Ebrahimkunju died at Lakeshore Hospital in Kochi, on 6 January 2026, at the age of 73. He had been undergoing treatment for multiple myeloma, heart failure and chronic kidney disease before his death. He had been admitted to hospital on 4 January following health-related complications, according to hospital authorities.

== Awards ==
Ebrahimkunju was awarded many accolades for his exemplary development works as Minister.

| Name of Award | Awarder |
|---|---|
| Best Minister in Kerala State Cabinet 2012. | Deccan Chronicle (English Daily). |
| Best Minister of 2013. | Keli Kerala. |
| Minister of Excellence Award | International Road Federation, USA. |
| Global Road Achievement Award 2015 | Indo American Press Club. |
| Kerala Ratna Puraskaram. | Keraleeyam U.K. Chapter of Global Kerala initiative. |
| Palakkad development Award. | Palakkad Development Samithy. |

== Controversies ==

=== Palarivattom Flyover scam ===
- Ebrahimkunju was the 12th minister in the second Oommen Chandy ministry (2011–16) to be charged with graft by the Vigilance and Anti-Corruption Bureau. Both Enforcement Directorate (ED) and Kerala Vigilance and Anti-Corruption Bureau (VACB) are conducting investigation against V K Ebrahim Kunju in the alleged money laundering case and Palarivattom flyover corruption case.
- 5 February 2020: Kerala Governor Arif Mohammed Khan granted permission to prosecute former PWD minister and Muslim League leader VK Ebrahim Kunju MLA in the Palarivattom flyover scam.
- 29 February 2020: The vigilance and anti-corruption bureau interrogated V. K. Ebrahim Kunju.
- 9 March 2020: The Kerala Vigilance and Anti-Corruption Bureau conducted raids at the residence of V K Ebrahim Kunju in Kochi.

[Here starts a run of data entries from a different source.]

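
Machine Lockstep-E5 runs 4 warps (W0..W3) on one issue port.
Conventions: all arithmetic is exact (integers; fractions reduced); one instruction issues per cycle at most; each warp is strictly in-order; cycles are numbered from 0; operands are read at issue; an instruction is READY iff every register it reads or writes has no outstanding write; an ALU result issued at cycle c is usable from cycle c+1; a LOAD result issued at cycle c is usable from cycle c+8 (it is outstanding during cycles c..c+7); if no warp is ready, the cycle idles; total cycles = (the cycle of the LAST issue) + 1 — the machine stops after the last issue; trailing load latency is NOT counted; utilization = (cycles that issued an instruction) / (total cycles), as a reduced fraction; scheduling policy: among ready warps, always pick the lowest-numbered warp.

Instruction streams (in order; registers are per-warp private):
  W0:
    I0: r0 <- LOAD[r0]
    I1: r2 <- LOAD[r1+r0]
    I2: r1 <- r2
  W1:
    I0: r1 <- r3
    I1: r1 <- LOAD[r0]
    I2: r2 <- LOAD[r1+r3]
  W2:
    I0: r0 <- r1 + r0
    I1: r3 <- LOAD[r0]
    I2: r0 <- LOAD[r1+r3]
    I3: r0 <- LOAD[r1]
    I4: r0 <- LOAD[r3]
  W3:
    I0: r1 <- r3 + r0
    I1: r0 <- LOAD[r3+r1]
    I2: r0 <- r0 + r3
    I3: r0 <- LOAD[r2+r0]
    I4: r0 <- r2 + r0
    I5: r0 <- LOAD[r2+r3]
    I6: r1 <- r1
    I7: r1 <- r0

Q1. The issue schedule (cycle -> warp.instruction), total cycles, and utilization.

cycle 0: W0.I0
cycle 1: W1.I0
cycle 2: W1.I1
cycle 3: W2.I0
cycle 4: W2.I1
cycle 5: W3.I0
cycle 6: W3.I1
cycle 7: idle
cycle 8: W0.I1
cycle 9: idle
cycle 10: W1.I2
cycle 11: idle
cycle 12: W2.I2
cycle 13: idle
cycle 14: W3.I2
cycle 15: W3.I3
cycle 16: W0.I2
cycle 17: idle
cycle 18: idle
cycle 19: idle
cycle 20: W2.I3
cycle 21: idle
cycle 22: idle
cycle 23: W3.I4
cycle 24: W3.I5
cycle 25: W3.I6
cycle 26: idle
cycle 27: idle
cycle 28: W2.I4
cycle 29: idle
cycle 30: idle
cycle 31: idle
cycle 32: W3.I7

Answer: 33 cycles, utilization 19/33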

==== Money laundering ====
- 15 November 2019: The Kerala High Court ordered the Enforcement Directorate (ED) to investigate the case involving allegations of money laundering against former PWD minister VK Ebrahim Kunju. He was accused of depositing Rs 10 crores into the bank accounts of IUML's mouthpiece Chandrika when high-value currency notes of Rs 500 and Rs 1000 were banned by the central government in November 2016.
- 29 May 2020: Vigilance and Anti-Corruption Bureau interrogated V K Ebrahim Kunju in connection with money laundering case. He entered into controversy after he offered Gireesh Babu, the complainant Rs 5 lakh to withdraw the complaint.

Assembly polls in Kerala will be held on 6 April as declared by Election Commission. Vigilance probe team plans to submit chargesheet before Kerala Assembly Polls.